Uni Kassel: Schöner Wohnen am Fluss

Fahrräder statt Autos: Jean Dümmelbeck (von links), Naima Hartmann, Xiaowei Wie, René Hartti, Anne Schäfer und Sara Scheffler präsentieren Entwürfe für ein Fahrrad-Parkhaus. Foto: Dilling

Kassel. Der Parkplatz zwischen Holländischem Platz und dem Gebäude K10 am Uni-Campus ist ein Eldorado für Blechkarossen. Die Autos parken dicht an dicht.

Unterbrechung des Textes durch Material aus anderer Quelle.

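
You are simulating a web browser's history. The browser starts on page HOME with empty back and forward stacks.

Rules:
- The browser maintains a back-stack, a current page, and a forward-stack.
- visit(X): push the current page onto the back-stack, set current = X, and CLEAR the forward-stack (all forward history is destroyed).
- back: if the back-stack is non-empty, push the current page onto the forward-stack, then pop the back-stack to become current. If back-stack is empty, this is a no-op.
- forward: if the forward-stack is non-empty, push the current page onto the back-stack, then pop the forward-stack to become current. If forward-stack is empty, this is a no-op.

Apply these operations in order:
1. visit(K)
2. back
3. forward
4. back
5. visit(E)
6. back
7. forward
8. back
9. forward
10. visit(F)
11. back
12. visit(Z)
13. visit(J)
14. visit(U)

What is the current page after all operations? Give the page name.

After 1 (visit(K)): cur=K back=1 fwd=0
After 2 (back): cur=HOME back=0 fwd=1
After 3 (forward): cur=K back=1 fwd=0
After 4 (back): cur=HOME back=0 fwd=1
After 5 (visit(E)): cur=E back=1 fwd=0
After 6 (back): cur=HOME back=0 fwd=1
After 7 (forward): cur=E back=1 fwd=0
After 8 (back): cur=HOME back=0 fwd=1
After 9 (forward): cur=E back=1 fwd=0
After 10 (visit(F)): cur=F back=2 fwd=0
After 11 (back): cur=E back=1 fwd=1
After 12 (visit(Z)): cur=Z back=2 fwd=0
After 13 (visit(J)): cur=J back=3 fwd=0
After 14 (visit(U)): cur=U back=4 fwd=0

Answer: U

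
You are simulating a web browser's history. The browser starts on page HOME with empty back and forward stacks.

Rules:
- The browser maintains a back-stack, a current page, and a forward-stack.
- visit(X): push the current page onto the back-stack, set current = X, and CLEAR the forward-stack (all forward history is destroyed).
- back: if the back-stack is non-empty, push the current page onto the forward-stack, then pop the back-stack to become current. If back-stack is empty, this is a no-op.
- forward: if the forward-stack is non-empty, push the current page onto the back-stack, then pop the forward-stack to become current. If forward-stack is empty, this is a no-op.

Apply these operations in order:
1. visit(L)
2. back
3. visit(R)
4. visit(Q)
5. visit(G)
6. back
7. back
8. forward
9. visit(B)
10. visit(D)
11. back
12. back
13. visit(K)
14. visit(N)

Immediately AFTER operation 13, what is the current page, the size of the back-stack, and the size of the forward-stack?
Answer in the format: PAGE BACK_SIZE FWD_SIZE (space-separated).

After 1 (visit(L)): cur=L back=1 fwd=0
After 2 (back): cur=HOME back=0 fwd=1
After 3 (visit(R)): cur=R back=1 fwd=0
After 4 (visit(Q)): cur=Q back=2 fwd=0
After 5 (visit(G)): cur=G back=3 fwd=0
After 6 (back): cur=Q back=2 fwd=1
After 7 (back): cur=R back=1 fwd=2
After 8 (forward): cur=Q back=2 fwd=1
After 9 (visit(B)): cur=B back=3 fwd=0
After 10 (visit(D)): cur=D back=4 fwd=0
After 11 (back): cur=B back=3 fwd=1
After 12 (back): cur=Q back=2 fwd=2
After 13 (visit(K)): cur=K back=3 fwd=0

K 3 0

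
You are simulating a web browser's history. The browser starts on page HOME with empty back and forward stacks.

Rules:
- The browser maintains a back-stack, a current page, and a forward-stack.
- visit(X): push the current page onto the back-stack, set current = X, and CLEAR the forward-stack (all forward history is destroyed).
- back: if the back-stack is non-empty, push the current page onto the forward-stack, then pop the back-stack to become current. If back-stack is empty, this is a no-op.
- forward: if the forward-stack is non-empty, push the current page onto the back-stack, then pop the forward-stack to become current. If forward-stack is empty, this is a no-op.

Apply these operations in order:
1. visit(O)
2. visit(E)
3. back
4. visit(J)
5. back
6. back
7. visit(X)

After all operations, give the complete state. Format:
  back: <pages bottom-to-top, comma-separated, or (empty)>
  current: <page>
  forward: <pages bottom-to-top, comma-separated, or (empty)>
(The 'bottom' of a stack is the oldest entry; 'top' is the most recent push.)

Answer: back: HOME
current: X
forward: (empty)

Derivation:
After 1 (visit(O)): cur=O back=1 fwd=0
After 2 (visit(E)): cur=E back=2 fwd=0
After 3 (back): cur=O back=1 fwd=1
After 4 (visit(J)): cur=J back=2 fwd=0
After 5 (back): cur=O back=1 fwd=1
After 6 (back): cur=HOME back=0 fwd=2
After 7 (visit(X)): cur=X back=1 fwd=0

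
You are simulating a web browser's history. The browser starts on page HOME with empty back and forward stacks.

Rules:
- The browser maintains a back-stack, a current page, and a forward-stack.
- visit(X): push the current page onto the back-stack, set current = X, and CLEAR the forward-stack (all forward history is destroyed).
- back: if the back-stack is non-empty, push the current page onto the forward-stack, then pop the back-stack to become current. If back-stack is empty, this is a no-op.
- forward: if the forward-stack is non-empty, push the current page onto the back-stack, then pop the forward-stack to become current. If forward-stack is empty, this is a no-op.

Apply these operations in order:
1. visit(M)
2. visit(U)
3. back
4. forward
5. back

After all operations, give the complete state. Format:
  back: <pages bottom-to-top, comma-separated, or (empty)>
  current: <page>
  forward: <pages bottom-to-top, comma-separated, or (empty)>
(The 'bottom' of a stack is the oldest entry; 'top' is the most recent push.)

Answer: back: HOME
current: M
forward: U

Derivation:
After 1 (visit(M)): cur=M back=1 fwd=0
After 2 (visit(U)): cur=U back=2 fwd=0
After 3 (back): cur=M back=1 fwd=1
After 4 (forward): cur=U back=2 fwd=0
After 5 (back): cur=M back=1 fwd=1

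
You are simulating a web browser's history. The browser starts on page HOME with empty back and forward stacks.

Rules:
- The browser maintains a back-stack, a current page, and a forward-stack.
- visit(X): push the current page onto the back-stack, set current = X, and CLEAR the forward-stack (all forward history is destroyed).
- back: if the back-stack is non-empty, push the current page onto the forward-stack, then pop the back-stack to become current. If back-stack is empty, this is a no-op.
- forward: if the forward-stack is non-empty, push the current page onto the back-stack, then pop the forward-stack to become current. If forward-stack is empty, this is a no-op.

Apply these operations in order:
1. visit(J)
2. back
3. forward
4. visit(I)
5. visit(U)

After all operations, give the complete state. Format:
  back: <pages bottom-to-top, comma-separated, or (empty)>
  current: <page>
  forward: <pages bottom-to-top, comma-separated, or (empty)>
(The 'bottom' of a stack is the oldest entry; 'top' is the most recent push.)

After 1 (visit(J)): cur=J back=1 fwd=0
After 2 (back): cur=HOME back=0 fwd=1
After 3 (forward): cur=J back=1 fwd=0
After 4 (visit(I)): cur=I back=2 fwd=0
After 5 (visit(U)): cur=U back=3 fwd=0

Answer: back: HOME,J,I
current: U
forward: (empty)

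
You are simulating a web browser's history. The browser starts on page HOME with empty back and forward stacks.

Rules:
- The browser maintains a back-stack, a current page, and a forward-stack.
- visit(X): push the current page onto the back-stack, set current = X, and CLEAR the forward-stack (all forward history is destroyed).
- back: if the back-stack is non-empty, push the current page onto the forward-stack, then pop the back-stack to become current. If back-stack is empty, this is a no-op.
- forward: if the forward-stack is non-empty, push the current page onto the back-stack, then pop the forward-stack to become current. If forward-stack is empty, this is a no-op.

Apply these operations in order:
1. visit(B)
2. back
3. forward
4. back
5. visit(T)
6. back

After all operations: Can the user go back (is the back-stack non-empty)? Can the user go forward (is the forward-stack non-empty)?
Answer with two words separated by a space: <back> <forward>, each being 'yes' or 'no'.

After 1 (visit(B)): cur=B back=1 fwd=0
After 2 (back): cur=HOME back=0 fwd=1
After 3 (forward): cur=B back=1 fwd=0
After 4 (back): cur=HOME back=0 fwd=1
After 5 (visit(T)): cur=T back=1 fwd=0
After 6 (back): cur=HOME back=0 fwd=1

Answer: no yes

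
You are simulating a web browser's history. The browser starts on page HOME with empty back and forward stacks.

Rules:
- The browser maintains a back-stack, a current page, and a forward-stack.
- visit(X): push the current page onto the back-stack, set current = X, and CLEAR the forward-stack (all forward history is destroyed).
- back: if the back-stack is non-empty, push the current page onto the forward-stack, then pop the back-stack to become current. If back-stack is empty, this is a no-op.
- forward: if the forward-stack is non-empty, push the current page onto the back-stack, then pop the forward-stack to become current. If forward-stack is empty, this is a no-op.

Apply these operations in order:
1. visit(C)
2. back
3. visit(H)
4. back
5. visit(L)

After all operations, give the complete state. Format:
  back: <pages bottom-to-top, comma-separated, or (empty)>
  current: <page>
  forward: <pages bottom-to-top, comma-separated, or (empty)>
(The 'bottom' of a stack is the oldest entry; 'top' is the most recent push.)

Answer: back: HOME
current: L
forward: (empty)

Derivation:
After 1 (visit(C)): cur=C back=1 fwd=0
After 2 (back): cur=HOME back=0 fwd=1
After 3 (visit(H)): cur=H back=1 fwd=0
After 4 (back): cur=HOME back=0 fwd=1
After 5 (visit(L)): cur=L back=1 fwd=0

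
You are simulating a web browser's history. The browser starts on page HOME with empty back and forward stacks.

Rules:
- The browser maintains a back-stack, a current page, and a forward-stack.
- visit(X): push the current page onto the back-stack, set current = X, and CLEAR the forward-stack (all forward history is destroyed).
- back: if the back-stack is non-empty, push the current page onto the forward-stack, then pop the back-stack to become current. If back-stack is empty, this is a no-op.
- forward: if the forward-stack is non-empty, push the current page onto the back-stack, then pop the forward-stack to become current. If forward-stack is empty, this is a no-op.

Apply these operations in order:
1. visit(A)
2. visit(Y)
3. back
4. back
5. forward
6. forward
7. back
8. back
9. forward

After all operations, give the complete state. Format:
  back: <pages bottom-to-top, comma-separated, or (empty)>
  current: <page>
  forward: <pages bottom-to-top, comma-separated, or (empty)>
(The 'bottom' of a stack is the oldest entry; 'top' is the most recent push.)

After 1 (visit(A)): cur=A back=1 fwd=0
After 2 (visit(Y)): cur=Y back=2 fwd=0
After 3 (back): cur=A back=1 fwd=1
After 4 (back): cur=HOME back=0 fwd=2
After 5 (forward): cur=A back=1 fwd=1
After 6 (forward): cur=Y back=2 fwd=0
After 7 (back): cur=A back=1 fwd=1
After 8 (back): cur=HOME back=0 fwd=2
After 9 (forward): cur=A back=1 fwd=1

Answer: back: HOME
current: A
forward: Y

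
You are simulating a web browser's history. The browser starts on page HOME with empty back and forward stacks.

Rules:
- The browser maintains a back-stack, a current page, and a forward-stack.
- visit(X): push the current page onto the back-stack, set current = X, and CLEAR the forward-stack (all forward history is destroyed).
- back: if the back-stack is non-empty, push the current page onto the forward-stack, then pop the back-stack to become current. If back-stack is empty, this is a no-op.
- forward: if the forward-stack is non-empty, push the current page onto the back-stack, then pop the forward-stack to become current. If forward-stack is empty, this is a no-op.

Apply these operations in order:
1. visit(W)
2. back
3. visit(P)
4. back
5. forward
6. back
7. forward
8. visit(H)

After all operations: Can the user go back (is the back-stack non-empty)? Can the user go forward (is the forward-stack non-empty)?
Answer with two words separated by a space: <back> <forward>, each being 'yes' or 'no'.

After 1 (visit(W)): cur=W back=1 fwd=0
After 2 (back): cur=HOME back=0 fwd=1
After 3 (visit(P)): cur=P back=1 fwd=0
After 4 (back): cur=HOME back=0 fwd=1
After 5 (forward): cur=P back=1 fwd=0
After 6 (back): cur=HOME back=0 fwd=1
After 7 (forward): cur=P back=1 fwd=0
After 8 (visit(H)): cur=H back=2 fwd=0

Answer: yes no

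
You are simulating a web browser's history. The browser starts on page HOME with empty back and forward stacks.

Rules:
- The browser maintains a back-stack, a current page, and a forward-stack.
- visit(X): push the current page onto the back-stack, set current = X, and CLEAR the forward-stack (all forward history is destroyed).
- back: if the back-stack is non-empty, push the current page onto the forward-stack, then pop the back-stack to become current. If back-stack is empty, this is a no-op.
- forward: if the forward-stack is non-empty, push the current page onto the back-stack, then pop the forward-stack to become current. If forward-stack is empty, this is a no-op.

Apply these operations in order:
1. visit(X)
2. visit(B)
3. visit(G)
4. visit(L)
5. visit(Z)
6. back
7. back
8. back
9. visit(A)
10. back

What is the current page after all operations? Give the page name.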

Für Radfahrer, die schon aufpassen müssen, wenn sie die vielbefahrene Kreuzung heil überqueren wollen, ist hier wenig Platz. Wenn es nach Studenten des Fachbereichs Architektur, Stadtplanung und Landschaftsplanung (ASL) geht, könnte sich das bald ändern: Sie haben eine Fülle von Ideen für eine Neugestaltung des Platzes erarbeitet. Beim „Rundgang“, der noch bis heute Abend am Fachbereich läuft, sind diese und viele weitere Projektarbeiten aus dem zu Ende gehenden Semester zu besichtigen.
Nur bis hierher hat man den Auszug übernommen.